Iraqi-born Nadhim Zahawi has been a member of the British parliament since 2010. A horse enthusiast, Zahawi owns a riding school, and he recently took a $28,000-per-month part-time gig with the Iraqi oil company Gulf Keystone. In other words, he’s really rich. And now Zahawi is taking Isen to court.
According to Zahawi’s complaint that was filed on Tuesday, Isen agreed to sell various Andy Warhol paintings to Zahawi. That was in June 2015, two months after Isen was sentenced. Zahawi says that Isen told him that he could have Warhol’s Pine Barren Tree Frog for $49,500, Orangutan for $47,500, Sea Turtle for $22,500, and other images depicting a frog ($52,500) and rhinoceros ($62,500) as well as two Warhol paintings of Mao Tse-tung ($52,500 and $49,500).
Zahawi was most interested in the two Mao paintings, and Isen sent him invoices in September for the two paintings totaling $101,330. (Zahawi has included copies of those invoices with the lawsuit.) He also says he told Isen that he wanted four of the Warhol animal paintings.
The lawsuit states that Zahawi transferred just over $100,000 to Isen’s account in Barclays Bank in London at Isen’s direction. For a week, claims Zahawi, Isen denied having received the funds — that is until Zahawi’s attorneys (well, they call them “solicitors” over there) contacted Isen.
Once Isen allegedly acknowledged receipt, Zahawi says he told him to transfer another $50,000 to an Indonesian account, which would have gone toward the animal paintings that he wanted. And it’s at this point that Zahawi says red flags went up.
“The direction to send funds to an account in Indonesia was concerning to Mr. Zahawi’s solicitors in England and caused Mr. Zahawi to lose confidence that Defendants were being honest and forthright in their business dealings with him,” reads the suit.

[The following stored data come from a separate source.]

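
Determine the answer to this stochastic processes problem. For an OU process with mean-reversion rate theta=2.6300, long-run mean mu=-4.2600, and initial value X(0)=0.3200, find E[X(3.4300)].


E[X(t)] = mu + (X(0) - mu)*exp(-theta*t)
= -4.2600 + (0.3200 - -4.2600)*exp(-2.6300*3.4300)
= -4.2600 + 4.5800 * 1.2086e-04
= -4.2594

-4.2594


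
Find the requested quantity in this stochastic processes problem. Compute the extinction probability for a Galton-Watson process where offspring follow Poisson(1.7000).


Since mu = 1.7000 > 1, extinction prob q < 1.
Solve s = exp(mu*(s-1)) iteratively.
q = 0.3088

0.3088


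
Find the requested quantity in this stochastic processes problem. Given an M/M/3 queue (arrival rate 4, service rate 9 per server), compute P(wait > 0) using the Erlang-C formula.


a = lambda/mu = 0.4444
rho = a/c = 0.1481
Erlang-C formula applied:
C(c,a) = 0.0110

0.0110


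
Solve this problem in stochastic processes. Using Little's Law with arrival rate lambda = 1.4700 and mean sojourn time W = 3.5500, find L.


Little's Law: L = lambda * W
= 1.4700 * 3.5500
= 5.2185

5.2185


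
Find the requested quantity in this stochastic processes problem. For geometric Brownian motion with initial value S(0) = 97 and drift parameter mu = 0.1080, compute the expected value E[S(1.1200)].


E[S(t)] = S(0) * exp(mu * t)
= 97 * exp(0.1080 * 1.1200)
= 97 * 1.1286
= 109.4722

109.4722


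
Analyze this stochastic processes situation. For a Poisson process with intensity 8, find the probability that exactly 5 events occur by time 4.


P(N(t)=k) = (lambda*t)^k * exp(-lambda*t) / k!
lambda*t = 32
= 32^5 * exp(-32) / 5!
= 33554432 * 1.2664e-14 / 120
= 3.5412e-09

3.5412e-09


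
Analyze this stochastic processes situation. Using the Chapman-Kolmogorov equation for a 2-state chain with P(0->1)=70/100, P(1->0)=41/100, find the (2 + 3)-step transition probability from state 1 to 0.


P^5 = P^2 * P^3
Computing via matrix multiplication of the transition matrix.
Entry (1,0) of P^5 = 0.3694

0.3694


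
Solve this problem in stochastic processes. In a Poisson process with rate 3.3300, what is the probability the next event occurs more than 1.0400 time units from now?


P(X > t) = exp(-lambda * t)
= exp(-3.3300 * 1.0400)
= exp(-3.4632) = 0.0313

0.0313


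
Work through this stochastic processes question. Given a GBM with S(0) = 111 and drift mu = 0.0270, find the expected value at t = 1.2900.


E[S(t)] = S(0) * exp(mu * t)
= 111 * exp(0.0270 * 1.2900)
= 111 * 1.0354
= 114.9342

114.9342


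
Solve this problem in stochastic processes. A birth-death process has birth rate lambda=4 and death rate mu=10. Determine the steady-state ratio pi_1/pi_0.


For birth-death process, pi_n/pi_0 = (lambda/mu)^n
= (4/10)^1
= 0.4000

0.4000


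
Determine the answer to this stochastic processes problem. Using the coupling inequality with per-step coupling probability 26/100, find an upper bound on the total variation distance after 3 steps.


TV distance bound <= (1-delta)^n
= (1 - 0.2600)^3
= 0.7400^3
= 0.4052

0.4052


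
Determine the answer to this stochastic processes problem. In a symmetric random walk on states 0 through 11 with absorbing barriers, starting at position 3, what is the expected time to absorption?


For symmetric RW on 0,...,N with absorbing barriers, E(i) = i*(N-i)
E(3) = 3 * 8 = 24

24


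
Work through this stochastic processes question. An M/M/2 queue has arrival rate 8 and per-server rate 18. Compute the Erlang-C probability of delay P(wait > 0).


a = lambda/mu = 0.4444
rho = a/c = 0.2222
Erlang-C formula applied:
C(c,a) = 0.0808

0.0808


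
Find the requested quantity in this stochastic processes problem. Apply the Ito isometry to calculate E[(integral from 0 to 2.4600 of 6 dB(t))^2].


By Ito isometry: E[(int f dB)^2] = int f^2 dt
= 6^2 * 2.4600
= 36 * 2.4600 = 88.5600

88.5600


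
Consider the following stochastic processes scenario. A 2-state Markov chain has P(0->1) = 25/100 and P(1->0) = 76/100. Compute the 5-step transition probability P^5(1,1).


Computing P^5 by matrix multiplication.
P = [[0.7500, 0.2500], [0.7600, 0.2400]]
After raising P to the power 5:
P^5(1,1) = 0.2475

0.2475


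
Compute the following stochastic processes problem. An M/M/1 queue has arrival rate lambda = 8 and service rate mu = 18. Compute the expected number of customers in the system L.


rho = 8/18 = 0.4444
L = rho/(1-rho)
= 0.4444/0.5556
= 0.8000

0.8000


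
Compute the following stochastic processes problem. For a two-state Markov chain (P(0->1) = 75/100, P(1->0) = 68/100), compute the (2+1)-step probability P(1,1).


P^3 = P^2 * P^1
Computing via matrix multiplication of the transition matrix.
Entry (1,1) of P^3 = 0.4867

0.4867


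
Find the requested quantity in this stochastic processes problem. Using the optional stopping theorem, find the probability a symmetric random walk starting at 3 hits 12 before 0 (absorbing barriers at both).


By optional stopping theorem: E(M at tau) = M(0) = 3
P(hit 12)*12 + P(hit 0)*0 = 3
P(hit 12) = (3 - 0)/(12 - 0) = 1/4 = 0.2500

0.2500


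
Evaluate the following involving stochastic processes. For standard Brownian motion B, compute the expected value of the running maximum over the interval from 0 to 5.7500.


E(max B(s)) = sqrt(2t/pi)
= sqrt(2*5.7500/pi)
= sqrt(3.6606)
= 1.9133

1.9133


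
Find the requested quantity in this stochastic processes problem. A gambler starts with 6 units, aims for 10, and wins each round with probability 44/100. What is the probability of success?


Gambler's ruin formula:
r = q/p = 0.5600/0.4400 = 1.2727
P(win) = (1 - r^i)/(1 - r^N)
= (1 - 1.2727^6)/(1 - 1.2727^10)
= 0.3202

0.3202


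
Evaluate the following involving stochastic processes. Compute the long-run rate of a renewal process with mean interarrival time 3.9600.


Long-run renewal rate = 1/E(X)
= 1/3.9600
= 0.2525

0.2525


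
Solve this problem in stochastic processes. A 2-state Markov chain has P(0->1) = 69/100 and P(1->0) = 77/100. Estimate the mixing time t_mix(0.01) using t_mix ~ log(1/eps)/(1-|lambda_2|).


lambda_2 = |1 - p01 - p10| = |1 - 0.6900 - 0.7700| = 0.4600
t_mix ~ log(1/eps)/(1 - |lambda_2|)
= log(100)/(1 - 0.4600) = 4.6052/0.5400
= 8.5281

8.5281


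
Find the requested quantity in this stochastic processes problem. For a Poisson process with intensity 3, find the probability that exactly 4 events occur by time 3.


P(N(t)=k) = (lambda*t)^k * exp(-lambda*t) / k!
lambda*t = 9
= 9^4 * exp(-9) / 4!
= 6561 * 1.2341e-04 / 24
= 0.0337

0.0337


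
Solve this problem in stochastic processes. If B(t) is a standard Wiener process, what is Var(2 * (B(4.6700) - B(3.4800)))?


Var(alpha*(B(t)-B(s))) = alpha^2 * (t-s)
= 2^2 * (4.6700 - 3.4800)
= 4 * 1.1900
= 4.7600

4.7600


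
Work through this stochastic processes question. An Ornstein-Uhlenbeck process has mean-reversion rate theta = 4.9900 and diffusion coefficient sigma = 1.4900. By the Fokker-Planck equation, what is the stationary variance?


Stationary variance = sigma^2 / (2*theta)
= 1.4900^2 / (2*4.9900)
= 2.2201 / 9.9800
= 0.2225

0.2225


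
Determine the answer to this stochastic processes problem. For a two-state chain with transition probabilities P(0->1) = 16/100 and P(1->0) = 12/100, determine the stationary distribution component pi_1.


Stationary distribution: pi_0 = p10/(p01+p10), pi_1 = p01/(p01+p10)
p01 = 0.1600, p10 = 0.1200
pi_1 = 0.5714

0.5714


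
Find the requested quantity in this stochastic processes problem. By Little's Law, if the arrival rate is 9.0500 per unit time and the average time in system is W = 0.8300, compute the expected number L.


Little's Law: L = lambda * W
= 9.0500 * 0.8300
= 7.5115

7.5115


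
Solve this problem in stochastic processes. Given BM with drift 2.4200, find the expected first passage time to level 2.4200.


Expected first passage time = a/mu
= 2.4200/2.4200
= 1.0000

1.0000


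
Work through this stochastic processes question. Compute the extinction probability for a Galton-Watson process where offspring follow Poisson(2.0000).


Since mu = 2.0000 > 1, extinction prob q < 1.
Solve s = exp(mu*(s-1)) iteratively.
q = 0.2032

0.2032


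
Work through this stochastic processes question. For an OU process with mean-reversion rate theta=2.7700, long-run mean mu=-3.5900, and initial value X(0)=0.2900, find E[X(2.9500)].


E[X(t)] = mu + (X(0) - mu)*exp(-theta*t)
= -3.5900 + (0.2900 - -3.5900)*exp(-2.7700*2.9500)
= -3.5900 + 3.8800 * 2.8259e-04
= -3.5889

-3.5889


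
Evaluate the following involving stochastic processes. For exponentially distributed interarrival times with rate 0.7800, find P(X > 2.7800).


P(X > t) = exp(-lambda * t)
= exp(-0.7800 * 2.7800)
= exp(-2.1684) = 0.1144

0.1144


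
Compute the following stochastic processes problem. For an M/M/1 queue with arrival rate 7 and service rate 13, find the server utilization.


rho = lambda/mu
= 7/13
= 0.5385

0.5385


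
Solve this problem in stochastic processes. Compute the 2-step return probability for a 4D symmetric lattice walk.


P(return in 2 steps) = P(reverse first step) = 1/(2d)
= 1/8
= 0.1250

0.1250


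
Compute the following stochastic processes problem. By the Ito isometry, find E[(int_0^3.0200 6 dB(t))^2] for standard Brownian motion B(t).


By Ito isometry: E[(int f dB)^2] = int f^2 dt
= 6^2 * 3.0200
= 36 * 3.0200 = 108.7200

108.7200


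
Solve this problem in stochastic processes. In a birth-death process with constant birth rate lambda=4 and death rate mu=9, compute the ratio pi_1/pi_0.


For birth-death process, pi_n/pi_0 = (lambda/mu)^n
= (4/9)^1
= 0.4444

0.4444


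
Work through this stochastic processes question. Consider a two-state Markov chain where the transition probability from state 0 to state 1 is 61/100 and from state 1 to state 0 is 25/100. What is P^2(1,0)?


Computing P^2 by matrix multiplication.
P = [[0.3900, 0.6100], [0.2500, 0.7500]]
After raising P to the power 2:
P^2(1,0) = 0.2850

0.2850


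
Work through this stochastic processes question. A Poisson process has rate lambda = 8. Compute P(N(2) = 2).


P(N(t)=k) = (lambda*t)^k * exp(-lambda*t) / k!
lambda*t = 16
= 16^2 * exp(-16) / 2!
= 256 * 1.1254e-07 / 2
= 1.4405e-05

1.4405e-05


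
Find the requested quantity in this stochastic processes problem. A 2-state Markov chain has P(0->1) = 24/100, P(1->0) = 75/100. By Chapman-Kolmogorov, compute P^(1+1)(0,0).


P^2 = P^1 * P^1
Computing via matrix multiplication of the transition matrix.
Entry (0,0) of P^2 = 0.7576

0.7576


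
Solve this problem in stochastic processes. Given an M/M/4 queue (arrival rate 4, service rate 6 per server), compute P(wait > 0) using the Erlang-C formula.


a = lambda/mu = 0.6667
rho = a/c = 0.1667
Erlang-C formula applied:
C(c,a) = 0.0051

0.0051


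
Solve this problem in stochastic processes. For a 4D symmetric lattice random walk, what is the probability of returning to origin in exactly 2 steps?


P(return in 2 steps) = P(reverse first step) = 1/(2d)
= 1/8
= 0.1250

0.1250


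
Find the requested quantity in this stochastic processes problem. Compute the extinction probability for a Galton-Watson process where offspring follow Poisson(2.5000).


Since mu = 2.5000 > 1, extinction prob q < 1.
Solve s = exp(mu*(s-1)) iteratively.
q = 0.1074

0.1074


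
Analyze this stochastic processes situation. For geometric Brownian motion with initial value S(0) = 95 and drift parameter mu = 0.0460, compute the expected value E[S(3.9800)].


E[S(t)] = S(0) * exp(mu * t)
= 95 * exp(0.0460 * 3.9800)
= 95 * 1.2009
= 114.0865

114.0865


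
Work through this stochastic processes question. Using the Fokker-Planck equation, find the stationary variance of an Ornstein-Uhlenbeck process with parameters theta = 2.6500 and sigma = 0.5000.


Stationary variance = sigma^2 / (2*theta)
= 0.5000^2 / (2*2.6500)
= 0.2500 / 5.3000
= 0.0472

0.0472


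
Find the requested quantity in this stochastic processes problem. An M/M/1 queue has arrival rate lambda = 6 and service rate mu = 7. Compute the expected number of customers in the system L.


rho = 6/7 = 0.8571
L = rho/(1-rho)
= 0.8571/0.1429
= 6.0000

6.0000


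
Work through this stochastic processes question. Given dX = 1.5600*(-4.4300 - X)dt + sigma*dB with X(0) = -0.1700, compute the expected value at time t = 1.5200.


E[X(t)] = mu + (X(0) - mu)*exp(-theta*t)
= -4.4300 + (-0.1700 - -4.4300)*exp(-1.5600*1.5200)
= -4.4300 + 4.2600 * 0.0934
= -4.0322

-4.0322


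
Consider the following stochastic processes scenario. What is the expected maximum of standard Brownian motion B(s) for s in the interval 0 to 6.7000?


E(max B(s)) = sqrt(2t/pi)
= sqrt(2*6.7000/pi)
= sqrt(4.2654)
= 2.0653

2.0653


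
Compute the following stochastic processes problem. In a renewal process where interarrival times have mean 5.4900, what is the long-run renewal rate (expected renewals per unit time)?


Long-run renewal rate = 1/E(X)
= 1/5.4900
= 0.1821

0.1821


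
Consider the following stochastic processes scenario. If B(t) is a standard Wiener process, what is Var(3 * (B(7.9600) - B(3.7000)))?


Var(alpha*(B(t)-B(s))) = alpha^2 * (t-s)
= 3^2 * (7.9600 - 3.7000)
= 9 * 4.2600
= 38.3400

38.3400


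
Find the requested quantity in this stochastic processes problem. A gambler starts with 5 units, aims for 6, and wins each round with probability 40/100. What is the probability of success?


Gambler's ruin formula:
r = q/p = 0.6000/0.4000 = 1.5000
P(win) = (1 - r^i)/(1 - r^N)
= (1 - 1.5000^5)/(1 - 1.5000^6)
= 0.6346

0.6346


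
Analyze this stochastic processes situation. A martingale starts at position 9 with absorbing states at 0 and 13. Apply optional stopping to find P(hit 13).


By optional stopping theorem: E(M at tau) = M(0) = 9
P(hit 13)*13 + P(hit 0)*0 = 9
P(hit 13) = (9 - 0)/(13 - 0) = 9/13 = 0.6923

0.6923


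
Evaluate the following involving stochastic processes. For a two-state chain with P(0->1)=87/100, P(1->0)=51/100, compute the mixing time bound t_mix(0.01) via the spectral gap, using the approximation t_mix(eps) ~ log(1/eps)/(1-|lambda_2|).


lambda_2 = |1 - p01 - p10| = |1 - 0.8700 - 0.5100| = 0.3800
t_mix ~ log(1/eps)/(1 - |lambda_2|)
= log(100)/(1 - 0.3800) = 4.6052/0.6200
= 7.4277

7.4277


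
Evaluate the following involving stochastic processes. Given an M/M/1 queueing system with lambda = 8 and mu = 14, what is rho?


rho = lambda/mu
= 8/14
= 0.5714

0.5714


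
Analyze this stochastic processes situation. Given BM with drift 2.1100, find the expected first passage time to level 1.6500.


Expected first passage time = a/mu
= 1.6500/2.1100
= 0.7820

0.7820


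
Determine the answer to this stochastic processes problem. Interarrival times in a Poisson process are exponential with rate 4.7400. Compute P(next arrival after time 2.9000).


P(X > t) = exp(-lambda * t)
= exp(-4.7400 * 2.9000)
= exp(-13.7460) = 1.0720e-06

1.0720e-06


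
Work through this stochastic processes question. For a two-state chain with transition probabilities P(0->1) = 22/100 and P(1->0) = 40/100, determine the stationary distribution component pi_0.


Stationary distribution: pi_0 = p10/(p01+p10), pi_1 = p01/(p01+p10)
p01 = 0.2200, p10 = 0.4000
pi_0 = 0.6452

0.6452


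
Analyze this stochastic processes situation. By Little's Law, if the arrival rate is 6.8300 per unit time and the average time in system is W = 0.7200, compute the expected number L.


Little's Law: L = lambda * W
= 6.8300 * 0.7200
= 4.9176

4.9176


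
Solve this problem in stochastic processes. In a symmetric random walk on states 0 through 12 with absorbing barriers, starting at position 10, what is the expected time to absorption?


For symmetric RW on 0,...,N with absorbing barriers, E(i) = i*(N-i)
E(10) = 10 * 2 = 20

20


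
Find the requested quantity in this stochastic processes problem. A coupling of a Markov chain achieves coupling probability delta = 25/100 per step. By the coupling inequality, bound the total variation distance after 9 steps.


TV distance bound <= (1-delta)^n
= (1 - 0.2500)^9
= 0.7500^9
= 0.0751

0.0751


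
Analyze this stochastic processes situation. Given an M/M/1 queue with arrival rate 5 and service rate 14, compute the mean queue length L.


rho = 5/14 = 0.3571
L = rho/(1-rho)
= 0.3571/0.6429
= 0.5556

0.5556


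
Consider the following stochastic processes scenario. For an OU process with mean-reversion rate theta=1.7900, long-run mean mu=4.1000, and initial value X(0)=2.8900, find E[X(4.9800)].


E[X(t)] = mu + (X(0) - mu)*exp(-theta*t)
= 4.1000 + (2.8900 - 4.1000)*exp(-1.7900*4.9800)
= 4.1000 + -1.2100 * 1.3447e-04
= 4.0998

4.0998


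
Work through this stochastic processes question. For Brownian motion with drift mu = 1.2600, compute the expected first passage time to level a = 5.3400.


Expected first passage time = a/mu
= 5.3400/1.2600
= 4.2381

4.2381


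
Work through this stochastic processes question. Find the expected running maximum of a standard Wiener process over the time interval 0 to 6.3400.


E(max B(s)) = sqrt(2t/pi)
= sqrt(2*6.3400/pi)
= sqrt(4.0362)
= 2.0090

2.0090


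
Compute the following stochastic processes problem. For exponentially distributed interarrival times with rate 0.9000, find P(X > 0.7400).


P(X > t) = exp(-lambda * t)
= exp(-0.9000 * 0.7400)
= exp(-0.6660) = 0.5138

0.5138


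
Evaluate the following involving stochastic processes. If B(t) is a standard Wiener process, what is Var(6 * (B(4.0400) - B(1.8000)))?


Var(alpha*(B(t)-B(s))) = alpha^2 * (t-s)
= 6^2 * (4.0400 - 1.8000)
= 36 * 2.2400
= 80.6400

80.6400


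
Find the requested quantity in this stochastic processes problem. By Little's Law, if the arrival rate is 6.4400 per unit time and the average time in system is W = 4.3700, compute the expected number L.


Little's Law: L = lambda * W
= 6.4400 * 4.3700
= 28.1428

28.1428


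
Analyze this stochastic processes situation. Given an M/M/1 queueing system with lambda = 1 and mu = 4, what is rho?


rho = lambda/mu
= 1/4
= 0.2500

0.2500


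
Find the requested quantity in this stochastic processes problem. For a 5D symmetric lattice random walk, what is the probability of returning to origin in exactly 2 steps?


P(return in 2 steps) = P(reverse first step) = 1/(2d)
= 1/10
= 0.1000

0.1000


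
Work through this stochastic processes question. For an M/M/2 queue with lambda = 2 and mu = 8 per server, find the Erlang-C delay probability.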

According to the complaint, Zahawi asked Isen to ship him the two Mao paintings that he had already paid for. Isen allegedly confirmed that he would do so and repeatedly asked for Zahawi’s shipping address, but according to Zahawi, the paintings never showed up.
When reached at his Philadelphia office, Isen laughed at the lawsuit, saying that Zahawi didn’t wire a cent to Isen. “I guess he must be in trouble in London,” says Isen. “So he’s trying to come up with something.”
Zahawi’s Center City attorney Joseph Armstrong tells Philadelphia magazine that his office has an email signed by Isen confirming receipt of the transfer in question, though he declined to provide a copy until he had a chance to confer with his client, which wouldn’t happen until next week.
“Mr. Zahawi is an extremely busy man and even busier since what happened in Paris,” says Armstrong, explaining that Zahawi is heavily involved in issues of national security. “We were hoping that this issue with Mr. Isen was just a misunderstanding, and we are disappointed that it came to this.”
The suit accuses Isen of fraud, breach of contract, and misrepresentation, among other offenses and seeks damages equal to the amount Zahawi says he paid Isen in addition to interest, costs and attorney fees.